Remember those in prison as if you were in prison too.  Remember those who are being tortured as if you were being tortured, too.  We've all heard about how to have empathy: put ourselves in the other person's shoes, but in order to remove ourselves completely from the equation, we have to actually remove ourselves.  I think this is what these two verses mean.  We are not to just pretend that we are in prison.  We are not to just pretend we are being tortured.  We are to take that person's place.  We are to completely give up self and be that other person.  There is no "you" anymore, there is only the one loved.

So it's not just loving someone without expecting anything in return.  There is no YOU.  There is only them.  Expecting something in return is as far from you as possible now, because there is no you.  We can't even put ourselves in someone else's shoes.  If we do that, we can always step out of those shoes again and back in our own.  But there is no YOU.  You have lost your identity.  You can't get out of the other person's shoes.  You must stay there.

The next couple of verses seem to be shifting gears, as if they were items in a proverbs laundry list, but these verses tie in most intentionally.  To honor marriage, to keep the marriage bed undefiled, what must we do?  We don't just put our spouse first.  We don't just put ourselves in our spouse's shoes.  We don't just think "what if my spouse did the same thing to me?"  There is no YOU.  There is ONLY the spouse.  You aren't supposed to think of yourself AT ALL, because there is no you.  That's what it means when we say a married couple is one flesh.  Because there are no longer two individual people in the marriage.  There is only one, and that one is the OTHER PERSON, not YOU.  What vanishes is the "I did something nice for you, so do something nice for me" attitude that all marriages seem to have, and what appears in its plac is mutual service to the other.

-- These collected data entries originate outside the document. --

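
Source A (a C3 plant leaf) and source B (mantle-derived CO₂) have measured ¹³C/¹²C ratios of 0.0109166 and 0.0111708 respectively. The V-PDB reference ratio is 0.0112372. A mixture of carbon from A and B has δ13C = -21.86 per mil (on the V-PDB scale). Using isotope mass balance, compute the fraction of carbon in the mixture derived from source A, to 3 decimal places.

δ_A = (0.0109166/0.0112372 − 1)×1000 = (0.971470 − 1)×1000 = -28.530 per mil
δ_B = (0.0111708/0.0112372 − 1)×1000 = (0.994091 − 1)×1000 = -5.909 per mil
f_A = (δ_mix − δ_B)/(δ_A − δ_B) = (-21.86 − (-5.909))/(-28.530 − (-5.909))
f_A = -15.951 / -22.621 = 0.7051

0.705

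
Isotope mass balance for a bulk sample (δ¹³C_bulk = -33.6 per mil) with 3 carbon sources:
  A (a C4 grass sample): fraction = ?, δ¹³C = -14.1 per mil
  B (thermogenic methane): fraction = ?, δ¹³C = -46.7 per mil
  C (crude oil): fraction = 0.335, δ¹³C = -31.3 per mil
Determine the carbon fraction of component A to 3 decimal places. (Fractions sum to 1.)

Let f_A and f_B be the unknown fractions; fractions sum to 1 so f_A + f_B = 0.665.
Mass balance: Σ fᵢ·δᵢ = δ_bulk ⇒ f_A·(-14.1) + f_B·(-46.7) = -33.6 − (-10.486) = -23.114
Substitute f_B = 0.665 − f_A:
f_A·(-14.1 − -46.7) = -23.114 − 0.665×(-46.7) = 7.941
f_A = 7.941 / 32.6 = 0.2436

0.244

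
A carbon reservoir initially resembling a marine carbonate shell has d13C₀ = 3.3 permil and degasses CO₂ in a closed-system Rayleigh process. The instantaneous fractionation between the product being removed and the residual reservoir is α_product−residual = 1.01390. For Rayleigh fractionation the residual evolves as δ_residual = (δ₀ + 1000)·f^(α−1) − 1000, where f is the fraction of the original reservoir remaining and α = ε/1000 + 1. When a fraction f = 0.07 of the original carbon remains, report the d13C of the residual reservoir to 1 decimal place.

-33.1 permil

Rayleigh residual: δ_res = (δ₀ + 1000)·f^(α−1) − 1000
α − 1 = 0.01390
f^(α−1) = 0.07^(0.01390) = 0.963711
δ_res = (3.3 + 1000) × 0.963711 − 1000 = 966.891 − 1000 = -33.11 permil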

The next verse is about money.  In this culture, we are always comparing what we have to what others have.  The only way to be completely content with what we have is to realize that there is NO YOU TO HAVE ANYTHING.  There is only the other person that we are helping.  If there is only the person we are feeding or clothing or giving to, we will give more, we will give EVERYTHING, because there is no US to keep what is left over.  There's no more, "well I need something to live on!"  There is no you.  Read the Sermon on the mount, especially Matthew 5:38-42 about retaliation.  Those verses make sense when we realize there is no more us.

Mother Theresa is a great human example.  She gave up everything and went to Calcutta to serve the poor there.  At the end of the day, she didn't go back and sleep at a hotel near the airport.  She stayed with them.  She lived with them.  She was them.  She was in prison, too.  She was tortured, too.  There was no "her" at all.  There was only the poor of Calcutta.

Jesus is our best example.  He was God, and yet he humbled himself and became one of us, lived with us for 33 years.  He was one of us.  He gave up his identity as the Lord almighty, so he could be fully human.  He was still fully divine, but he emptied himself.  He didn't ascend each night to go sleep in Heaven with his father.  He stayed with us the whole time.  He became one of us.  There was NO him.  For him, there was only us and our salvation.

Am I saying that we need to go empty our banks accounts out now?  Am I saying that we need to sell our houses and move to Calcutta?  God reaches each of us in a different way, and he is working on us, and we will see opportunities now for us to completely forget ourselves and help others.  These opportunities happen every day, right where we are, and the more we take the opportunity, the more frequent these situations become and the longer they last, so that in the end we are living our lives as if there were no us, but only the loved.  This is true Christian love.  Not just self-sacrifice but self-extinction.

And the last two verses of our Hebrews text affirm this.  The Lord says, "I will never leave you or forsake you."  He is our helper in this.  He is going to transform us from selfish, karmic beings into selfless acts of grace.  This is the work of God in our lives.